Many individuals spoke at the event, and brought forward different perspectives and formats of expression. These included anonymously-submitted statements by DACA students, poetry readings and spur-of-the-moment speeches. Many stressed education as a vital tool in supporting immigrant and undocumented communities. 

“I encourage you all to be more involved, to become an ally through UndocuTribe’s UndocuAlly training because at times like these our minds are so clouded with mixed emotions that it’s hard to go through this on your own,” a student with DACA status who came to the United States at age eight Jeaneth Reyes ’20 said.

UndocuAlly training, as Reyes mentioned, is a program offered by UndocuTribe to help students become better allies to their undocumented peers. Director of Latin American Studies at the College professor John Riofrio pointed out that by coming to the gathering, students made an impactful decision.

“I have students telling me about all the stuff that they’ve got going on,” Riofrio said. “And you could be anywhere else, but you chose to come here. I don’t want to dismiss that. I want to make that palpable and real.” 

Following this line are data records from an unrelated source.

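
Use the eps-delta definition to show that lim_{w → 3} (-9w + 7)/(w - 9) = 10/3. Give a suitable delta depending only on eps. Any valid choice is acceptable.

delta = min(3, (9/37)eps)

Let eps > 0. We want delta > 0 with 0 < |w − 3| < delta ⇒ |(-9w + 7)/(w - 9) − (10/3)| < eps.
Combining over a common denominator, (-9w + 7)/(w - 9) − (10/3) = [(-9w + 7)·(-6) − (-20)·(w - 9)] / [(-6)·(w - 9)] = 74(w − 3) / ((-6)(w - 9)).
So |(-9w + 7)/(w - 9) − (10/3)| = 74|w − 3| / (6·|w − 9|).
Require delta ≤ 3, so |w − 9| ≥ |-6| − |w − 3| > 6 − 3 = 3.
Hence |(-9w + 7)/(w - 9) − (10/3)| < 74|w − 3|/(6·3) = (37/9)|w − 3|, which is < eps once |w − 3| < (9/37)eps.
Take delta = min(3, (9/37)eps). Then 0 < |w − 3| < delta forces both bounds, so |(-9w + 7)/(w - 9) − (10/3)| < eps.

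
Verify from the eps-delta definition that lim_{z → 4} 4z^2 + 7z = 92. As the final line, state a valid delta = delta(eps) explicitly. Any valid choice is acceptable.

delta = min(1, eps/43)

Let eps > 0. We want delta > 0 such that 0 < |z − 4| < delta implies |(4z^2 + 7z) − 92| < eps.
(4z^2 + 7z) − 92 = 4z^2 + 7z - 92 = (z − 4)(4z + 23).
So |(4z^2 + 7z) − 92| = |z − 4|·|4z + 23|.
Require delta ≤ 1. Then |z − 4| < 1 gives |z| < 5, and by the triangle inequality |4z + 23| ≤ 4·5 + 23 = 43.
Hence |(4z^2 + 7z) − 92| ≤ 43|z − 4| < eps provided |z − 4| < eps/43.
Choosing delta = min(1, eps/43) ensures both conditions, hence |(4z^2 + 7z) − 92| < eps.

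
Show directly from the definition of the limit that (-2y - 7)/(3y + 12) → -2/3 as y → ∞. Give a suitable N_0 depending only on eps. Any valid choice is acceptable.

N_0 = (1/3)/eps

Let eps > 0. We seek N_0 > 0 such that y > N_0 implies |(-2y - 7)/(3y + 12) + 2/3| < eps.
(-2y - 7)/(3y + 12) + 2/3 = (3(-2y - 7) − (-2)(3y + 12)) / (3(3y + 12)) = 3/(3(3y + 12)).
For y > 0 we have 3y + 12 > 3y, so |(-2y - 7)/(3y + 12) + 2/3| = 3/(3(3y + 12)) < 3/(3·3y) = (1/3)/y.
Thus |(-2y - 7)/(3y + 12) + 2/3| < eps whenever y > (1/3)/eps.
Take N_0 = (1/3)/eps. If y > N_0 then |(-2y - 7)/(3y + 12) + 2/3| < (1/3)/y < eps.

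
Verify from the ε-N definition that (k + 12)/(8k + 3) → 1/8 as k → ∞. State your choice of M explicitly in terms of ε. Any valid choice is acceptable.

M = (93/64)/ε

Let ε > 0. For k ≥ 1, |(k + 12)/(8k + 3) − (1/8)| = |93|/(8(8k + 3)) = 93/(8(8k + 3)).
Since 8k + 3 ≥ 8k for k ≥ 1, this is ≤ 93/(8·8k) = (93/64)/k.
So |(k + 12)/(8k + 3) − (1/8)| < ε whenever k > (93/64)/ε.
Take M = (93/64)/ε. If k > M then |(k + 12)/(8k + 3) − (1/8)| ≤ (93/64)/k < ε.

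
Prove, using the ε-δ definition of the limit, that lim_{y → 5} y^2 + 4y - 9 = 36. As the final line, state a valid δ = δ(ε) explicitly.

δ = min(2, ε/16)

Let ε > 0. We want δ > 0 such that 0 < |y − 5| < δ implies |(y^2 + 4y - 9) − 36| < ε.
(y^2 + 4y - 9) − 36 = y^2 + 4y - 45 = (y − 5)(y + 9).
So |(y^2 + 4y - 9) − 36| = |y − 5|·|y + 9|.
Require δ ≤ 2. Then |y − 5| < 2 gives |y| < 7, and by the triangle inequality |y + 9| ≤ 7 + 9 = 16.
Hence |(y^2 + 4y - 9) − 36| ≤ 16|y − 5| < ε provided |y − 5| < ε/16.
Choosing δ = min(2, ε/16) ensures both conditions, hence |(y^2 + 4y - 9) − 36| < ε.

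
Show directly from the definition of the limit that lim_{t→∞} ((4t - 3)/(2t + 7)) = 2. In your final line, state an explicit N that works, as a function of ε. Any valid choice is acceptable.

N = (17/2)/ε

Suppose ε > 0. We seek N > 0 such that t > N implies |(4t - 3)/(2t + 7) − 2| < ε.
(4t - 3)/(2t + 7) − 2 = (2(4t - 3) − 4(2t + 7)) / (2(2t + 7)) = -34/(2(2t + 7)).
For t > 0 we have 2t + 7 > 2t, so |(4t - 3)/(2t + 7) − 2| = 34/(2(2t + 7)) < 34/(2·2t) = (17/2)/t.
Thus |(4t - 3)/(2t + 7) − 2| < ε whenever t > (17/2)/ε.
Take N = (17/2)/ε. If t > N then |(4t - 3)/(2t + 7) − 2| < (17/2)/t < ε.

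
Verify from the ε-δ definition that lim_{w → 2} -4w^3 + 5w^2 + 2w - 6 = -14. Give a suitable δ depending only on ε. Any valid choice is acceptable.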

Riofrio then connected the gathering to Veterans Day, which occurred the day before the UndocuTribe event. He recognized a forgotten population of immigrants with green cards and DACA status who fought for the United States only to later be denied citizenship. 

“Yesterday was Veteran’s Day,” Riofrio said. “By being here, we honor all of those veterans, undocumented, who have served our country. Many of whom were later rejected, some deported. This is not a new story either. We’ve done that with our African American soldiers, we’ve done that with our Chicano soldiers, we’ve done that with our Asian American soldiers. So, a huge part of what we’re doing here is standing up for a certain set of values.”  

Campos spoke one more time at the end of the gathering. She thanked everyone for their attendance and for sharing their experiences. 

“It really means a lot to see all of you here, to hear everything everyone has to offer, to know there are students, faculty and community members here on campus that are willing to publicly state their support,” Campos said. 

As the proceedings of the Department of Homeland Security v. Regents of the University of California — the case concerning DACA — continue, UndocuTribe will prioritize creating a community of support for those members of the College community whose futures are uncertain because of the case. In summarizing the purpose of the event, Riofrio ended his speech with a pertinent statement. 

“This is a quiet, potent, powerful declaration of who we are as a people,” Riofrio said. “We don’t separate families from children. We don’t disregard the humanity of someone because of legislative decisions. We support one another. We belong.”

“This is a quiet, potent, powerful declaration of who we are as a people,” Riofrio said. “We don’t separate families from children. We don’t disregard the humanity of someone because of legislative decisions. We support one another. We belong.”

Correction 11/20/19: This article has been corrected to reflect that a quote from John Riofrio had been previously attributed to Jeaneth Reyes ’20.